Baan Unrak is a non-profit humanitarian organization that supports children and single mothers in Sangkhla Buri, Kanchanaburi Province, Thailand. It incorporates the Baan Unrak Children’s home, Primary School, and community development projects such as a weaving center where single mothers make handicrafts and earn a fair wage.

== Baan Unrak Children's Home ==
The children's home was founded in 1991 as a home for orphans and destitute children. It is currently home to over 140 children, as well as several single mothers. All of the mothers and 80% of the children at Baan Unrak are refugees from Myanmar (or Burma) which borders the district.

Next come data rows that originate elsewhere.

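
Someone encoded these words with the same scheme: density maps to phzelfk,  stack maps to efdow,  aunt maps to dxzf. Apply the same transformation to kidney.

wlpzhk

The rule splits by letter class: vowels +3, consonants +12.
For kidney: k(cons)+12=w, i(vowel)+3=l, d(cons)+12=p, n(cons)+12=z, e(vowel)+3=h, y(cons)+12=k.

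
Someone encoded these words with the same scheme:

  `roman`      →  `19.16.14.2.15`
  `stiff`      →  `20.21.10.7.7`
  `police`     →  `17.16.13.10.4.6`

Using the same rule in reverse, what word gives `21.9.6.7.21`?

theft

r is letter #18 and maps to 19: an offset of 1. Each letter is replaced by its alphabet position (a=1..z=26) + 1.
Decoding 21.9.6.7.21: 21→(21−1)÷1=20=t, 9→(9−1)÷1=8=h, 6→(6−1)÷1=5=e, 7→(7−1)÷1=6=f, 21→(21−1)÷1=20=t.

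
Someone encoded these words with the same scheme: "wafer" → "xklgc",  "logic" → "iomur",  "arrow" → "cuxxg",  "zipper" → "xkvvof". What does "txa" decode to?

The output letters match the input read backwards, each shifted +6: wafer reversed is refaw. Two steps: reverse the string, then apply a Caesar shift of +6.
Reversing it on txa: shift back: t−6=n, x−6=r, a−6=u → nru; then reverse → urn.

urn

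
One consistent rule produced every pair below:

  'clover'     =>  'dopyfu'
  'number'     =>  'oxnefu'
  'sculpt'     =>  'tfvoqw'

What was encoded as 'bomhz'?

alley

Shifts by position in clover: pos 0: c→d (+1), pos 1: l→o (+3), pos 2: o→p (+1), pos 3: v→y (+3) — repeating every 2. The shifts repeat in a cycle of length 2: positions 0,1,… shift by +1, +3, then the pattern repeats.
Undoing it on bomhz: b−1=a, o−3=l, m−1=l, h−3=e, z−1=y.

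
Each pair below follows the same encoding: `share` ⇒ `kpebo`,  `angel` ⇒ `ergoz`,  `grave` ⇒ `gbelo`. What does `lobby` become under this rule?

s(18)→k(10) and h(7)→p(15) fit y≡9x+4 (mod 26); the inverse of 9 mod 26 is 3. Each letter's alphabet position (a=0..z=25) is mapped through 9·x+4 mod 26 — an affine cipher.
Applying it to lobby: l(11)→9·11+4≡25=z; o(14)→9·14+4≡0=a; b(1)→9·1+4≡13=n; b(1)→9·1+4≡13=n; y(24)→9·24+4≡12=m (all mod 26).

zannm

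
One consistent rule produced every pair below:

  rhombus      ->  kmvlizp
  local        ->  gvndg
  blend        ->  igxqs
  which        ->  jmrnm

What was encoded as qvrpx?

noise

r(17)→k(10) and h(7)→m(12) fit y≡5x+3 (mod 26); the inverse of 5 mod 26 is 21. Treating letters as 0–25, the rule is x ↦ 5x + 3 (mod 26).
Undoing it on qvrpx: q(16)→21·(16−3)≡13=n; v(21)→21·(21−3)≡14=o; r(17)→21·(17−3)≡8=i; p(15)→21·(15−3)≡18=s; x(23)→21·(23−3)≡4=e (all mod 26).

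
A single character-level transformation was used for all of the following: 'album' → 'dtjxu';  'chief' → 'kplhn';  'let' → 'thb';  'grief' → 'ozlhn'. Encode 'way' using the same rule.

edg

The shift depends on letter class: consonant l→t is +8, but vowel a→d is +3. Two shifts are in play — +3 for a/e/i/o/u, +8 for every other letter.
Applying it to way: w(cons)+8=e, a(vowel)+3=d, y(cons)+8=g.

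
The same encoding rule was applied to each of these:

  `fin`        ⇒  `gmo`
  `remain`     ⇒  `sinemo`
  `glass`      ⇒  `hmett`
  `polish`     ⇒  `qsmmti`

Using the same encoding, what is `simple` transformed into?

tmnqmi

The shift depends on letter class: consonant f→g is +1, but vowel i→m is +4. Vowels shift forward by 4 and consonants shift forward by 1.
Applying it to simple: s(cons)+1=t, i(vowel)+4=m, m(cons)+1=n, p(cons)+1=q, l(cons)+1=m, e(vowel)+4=i.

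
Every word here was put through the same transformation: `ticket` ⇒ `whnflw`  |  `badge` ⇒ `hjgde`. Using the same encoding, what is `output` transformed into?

wxswxr

The output letters match the input read backwards, each shifted +3: ticket reversed is tekcit. The word is reversed, then every letter is shifted forward by 3.
On output: reverse → tuptuo; then shift: t+3=w, u+3=x, p+3=s, t+3=w, u+3=x, o+3=r.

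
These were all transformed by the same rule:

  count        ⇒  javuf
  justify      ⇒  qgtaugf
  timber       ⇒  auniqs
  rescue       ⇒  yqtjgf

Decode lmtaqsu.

Shifts by position in count: pos 0: c→j (+7), pos 1: o→a (+12), pos 2: u→v (+1), pos 3: n→u (+7), pos 4: t→f (+12) — repeating every 3. It's a Vigenère-style cipher with numeric key [7,12,1]: position i shifts by key[i mod 3].
Reversing it on lmtaqsu: l−7=e, m−12=a, t−1=s, a−7=t, q−12=e, s−1=r, u−7=n.

eastern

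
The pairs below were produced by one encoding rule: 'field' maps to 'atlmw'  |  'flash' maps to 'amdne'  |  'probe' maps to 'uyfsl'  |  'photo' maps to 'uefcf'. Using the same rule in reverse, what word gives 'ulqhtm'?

f(5)→a(0) and i(8)→t(19) fit y≡15x+3 (mod 26); the inverse of 15 mod 26 is 7. This is an affine cipher: with a=0,…,z=25, each position x becomes (15x+3) mod 26.
Undoing it on ulqhtm: u(20)→7·(20−3)≡15=p; l(11)→7·(11−3)≡4=e; q(16)→7·(16−3)≡13=n; h(7)→7·(7−3)≡2=c; t(19)→7·(19−3)≡8=i; m(12)→7·(12−3)≡11=l (all mod 26).

pencil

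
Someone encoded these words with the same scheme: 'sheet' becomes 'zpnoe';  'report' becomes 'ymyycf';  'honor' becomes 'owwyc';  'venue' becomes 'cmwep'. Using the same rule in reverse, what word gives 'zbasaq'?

Each letter shifts forward by (position + 7), i.e. 7, 8, 9, … — the shift grows by one for each successive letter.
Undoing it on zbasaq: z−7=s, b−8=t, a−9=r, s−10=i, a−11=p, q−12=e.

stripe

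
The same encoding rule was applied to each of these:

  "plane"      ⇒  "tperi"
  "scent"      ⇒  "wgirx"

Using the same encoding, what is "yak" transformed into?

Compare letters: p→t is +4, l→p is +4, a→e is +4 — a constant shift. Every letter moves 4 places later in the alphabet, wrapping around z→a.
On yak: y+4=c, a+4=e, k+4=o.

ceo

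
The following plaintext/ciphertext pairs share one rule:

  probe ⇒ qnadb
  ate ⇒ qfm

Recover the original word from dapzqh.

Read the word backwards and shift each letter +12.
Reversing it on dapzqh: shift back: d−12=r, a−12=o, p−12=d, z−12=n, q−12=e, h−12=v → rodnev; then reverse → vendor.

vendor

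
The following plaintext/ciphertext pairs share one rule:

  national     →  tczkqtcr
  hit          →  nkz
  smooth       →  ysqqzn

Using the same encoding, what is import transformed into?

ksvqxz

The shift depends on letter class: consonant n→t is +6, but vowel a→c is +2. Vowels shift forward by 2 and consonants shift forward by 6.
On import: i(vowel)+2=k, m(cons)+6=s, p(cons)+6=v, o(vowel)+2=q, r(cons)+6=x, t(cons)+6=z.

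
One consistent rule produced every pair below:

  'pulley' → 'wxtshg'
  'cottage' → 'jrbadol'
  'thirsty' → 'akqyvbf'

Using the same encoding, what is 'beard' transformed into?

Shifts by position in pulley: pos 0: p→w (+7), pos 1: u→x (+3), pos 2: l→t (+8), pos 3: l→s (+7), pos 4: e→h (+3), pos 5: y→g (+8) — repeating every 3. A repeating key of period 3 is used — shifts +7, +3, +8 over and over.
On beard: b+7=i, e+3=h, a+8=i, r+7=y, d+3=g.

ihiyg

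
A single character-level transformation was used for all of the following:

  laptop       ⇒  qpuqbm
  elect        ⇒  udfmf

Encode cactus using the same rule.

tvudbd

The output letters match the input read backwards, each shifted +1: laptop reversed is potpal. Two steps: reverse the string, then apply a Caesar shift of +1.
Applying it to cactus: reverse → sutcac; then shift: s+1=t, u+1=v, t+1=u, c+1=d, a+1=b, c+1=d.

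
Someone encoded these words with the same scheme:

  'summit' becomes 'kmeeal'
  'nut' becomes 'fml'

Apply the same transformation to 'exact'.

wpsul

Compare letters: s→k is +18, u→m is +18, m→e is +18 — a constant shift. This is a Caesar cipher with shift 18.
For exact: e+18=w, x+18=p, a+18=s, c+18=u, t+18=l.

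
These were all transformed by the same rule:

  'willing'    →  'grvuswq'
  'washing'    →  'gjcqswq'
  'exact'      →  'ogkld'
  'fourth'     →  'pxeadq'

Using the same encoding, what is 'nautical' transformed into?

xjecslku

Shifts by position in willing: pos 0: w→g (+10), pos 1: i→r (+9), pos 2: l→v (+10), pos 3: l→u (+9) — repeating every 2. The shifts repeat in a cycle of length 2: positions 0,1,… shift by +10, +9, then the pattern repeats.
On nautical: n+10=x, a+9=j, u+10=e, t+9=c, i+10=s, c+9=l, a+10=k, l+9=u.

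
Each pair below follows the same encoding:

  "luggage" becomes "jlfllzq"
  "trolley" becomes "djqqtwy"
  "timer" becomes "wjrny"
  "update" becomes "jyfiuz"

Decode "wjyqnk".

filter

The output letters match the input read backwards, each shifted +5: luggage reversed is egaggul. Two steps: reverse the string, then apply a Caesar shift of +5.
Decoding wjyqnk: shift back: w−5=r, j−5=e, y−5=t, q−5=l, n−5=i, k−5=f → retlif; then reverse → filter.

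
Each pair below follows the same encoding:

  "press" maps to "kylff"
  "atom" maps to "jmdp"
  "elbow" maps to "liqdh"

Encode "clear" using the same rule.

Each letter's alphabet position (a=0..z=25) is mapped through 7·x+9 mod 26 — an affine cipher.
Applying it to clear: c(2)→7·2+9≡23=x; l(11)→7·11+9≡8=i; e(4)→7·4+9≡11=l; a(0)→7·0+9≡9=j; r(17)→7·17+9≡24=y (all mod 26).

xiljy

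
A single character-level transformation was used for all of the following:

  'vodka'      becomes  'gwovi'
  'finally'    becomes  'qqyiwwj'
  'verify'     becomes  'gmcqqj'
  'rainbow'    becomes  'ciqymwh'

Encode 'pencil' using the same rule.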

The children are taught to lead a vegetarian lifestyle and practice meditation and yoga regularly. Besides receiving an education, they are engaged in various holistic activities such as gardening, art, music and dance.

== Baan Unrak Primary School ==
The primary school was opened in 2005 and is a fully accredited school in Thailand. It was created to provide an education for children that face significant barriers attending Thai government schools. Many of the children are immigrants from Burma, and several are many years behind the normal grade level for their age. The school specializes in offering a holistic education, teaching through stories, plays, traditional dance and various activities.

== Women’s Weaving Center ==
Baan Unrak offers support services to single mothers who are struggling to provide for their children. Mothers are able to stay at the children’s home with their children and work in the weaving center where they earn a fair wage and can save for the future. The handicrafts are sold at one of the three Baan Unrak clothing stores located in Sangkhlaburi.

== Community Relief ==
Teenagers living at the children’s home are in charge of the community relief project to distribute rice, milk and blankets to remote villages in the Sangkhlaburi region. For households without an able-bodied man, the teenagers rebuild their roof-tops before the rainy season.

== Animal Rescue Centre ==

Run by Gemma Ashford, UK actress and social photographer - Gemma Ashford Photography, the Baan Unrak Animal Sanctuary*, was established to control and care for the large feral dog population in Sangkhlaburi and environs. It is sponsored by private donation support and the following the organisations, the Worldwide Veterinary Service, The Humane Society and Lush cosmetics.